September 19, 2019
On Wednesday, 18 September 2019 at 09:52:34 UTC, John Colvin wrote:
> On Tuesday, 17 September 2019 at 19:31:49 UTC, Brett wrote:
>> On Tuesday, 17 September 2019 at 19:19:46 UTC, Timon Gehr wrote:
>>> On 17.09.19 19:34, Brett wrote:
>>>> 
>>>> What's more concerning to me is how many people defend the compilers behavior.
>>>> ...
>>>
>>> What you apparently fail to understand is that there are trade-offs to be considered, and your use case is not the only one supported by the language. Clearly, any wraparound behavior in an "integer" type is stupid, but the hardware has a fixed word size, programmers are lazy, compilers are imperfect and efficiency of the generated code matters.
>>
>> And this is why compilers should do everything they can to reduce problems... it doesn't just effect one person but everyone that uses the compiler. If the onus is on the programmer then it means that a very large percentage of people(thousands, 10's of thousands, millions) are going to have to deal with it as you've already said, they are lazy, so they won't.
>
> Carelessly doing everything you can to reduce problems is a good way to create lots of problems. For example, there can be a trade-off between consistently (and therefore predictably) wrong and inconsistently right.
>
>> No, that is not the right behavior because you've already said that wrapping is *defined* behavior... and it is not! One if we multiply two numbers together that may be generated at ctfe using mixins or by using a complex constant expression that may be near the upper bound and it happens to overflow? Then what?
>>
>> You are saying it is ok for undefined behavior to exist in a program and that is never true! Undefined behavior accounts for 100% of all program bugs. Even a perfectly written program is undefined behavior if it doesn't do what the user wants/programmer wants.
>>
>> The compiler can warn us at compile time for ambiguous cases, that is the best solution. To say it is not because wrapping is "defined behavior" is the thing that creates inconsistencies.
>
> Just to make sure you don't misunderstand:
>
> For better or worse, integer overflow is defined behaviour in D, the reality of the overwhelming majority of CPU hardware is encoded in the language.
>
> That is using the meaning of the term "defined" as it used in e.g. the C standard.

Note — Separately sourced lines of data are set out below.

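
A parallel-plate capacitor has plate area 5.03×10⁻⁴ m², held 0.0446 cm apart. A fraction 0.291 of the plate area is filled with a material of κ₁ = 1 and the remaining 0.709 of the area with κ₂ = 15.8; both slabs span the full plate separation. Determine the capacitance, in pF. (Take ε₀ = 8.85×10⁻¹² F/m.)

115 pF

Side-by-side slabs ⇒ two capacitors in parallel, each spanning the full gap.
C₁ = κ₁ε₀A₁/d = 1.00 × 8.85×10⁻¹² × 1.46×10⁻⁴ / 4.46×10⁻⁴ = 2.90×10⁻¹² F.
C₂ = κ₂ε₀A₂/d = 15.8 × 8.85×10⁻¹² × 3.57×10⁻⁴ / 4.46×10⁻⁴ = 1.12×10⁻¹⁰ F.
C = C₁ + C₂ = 1.15×10⁻¹⁰ F.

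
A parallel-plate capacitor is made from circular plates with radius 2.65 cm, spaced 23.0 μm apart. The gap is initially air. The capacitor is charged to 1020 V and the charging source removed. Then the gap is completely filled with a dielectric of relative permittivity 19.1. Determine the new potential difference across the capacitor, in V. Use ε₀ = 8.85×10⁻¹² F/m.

V ≈ 53.4 V

A = π(2.65 cm)² = 2.21×10⁻³ m².
Initially C₁ = ε₀A/d = 8.85×10⁻¹² × 2.21×10⁻³ / 2.30×10⁻⁵ = 8.49×10⁻¹⁰ F.
V₁ = 1.02×10³ V.
Isolated ⇒ Q is held fixed. C₂ = 19.1 C₁ and V = Q/C, so V₂/V₁ = C₁/C₂ = 0.0524.
V₂ = 0.0524 × 1.02×10³ = 53.4 V.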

I do not care if it is defined, it is wrong. Things that are wrong should be righted... Few seem to get that here.

You can claim that it is right because that is how it is done but you fail to realize that the logic you used to come to that conclusion is wrong. To wrongs do not make a right, no matter how hard you try.

See, at worst we get a warning. You want that warning to be surprised, I want it to be explicit. You want obscure errors to exist I do not.  You are wrong, I'm right. You can huff and puff and try to blow the house down but you still will be wrong.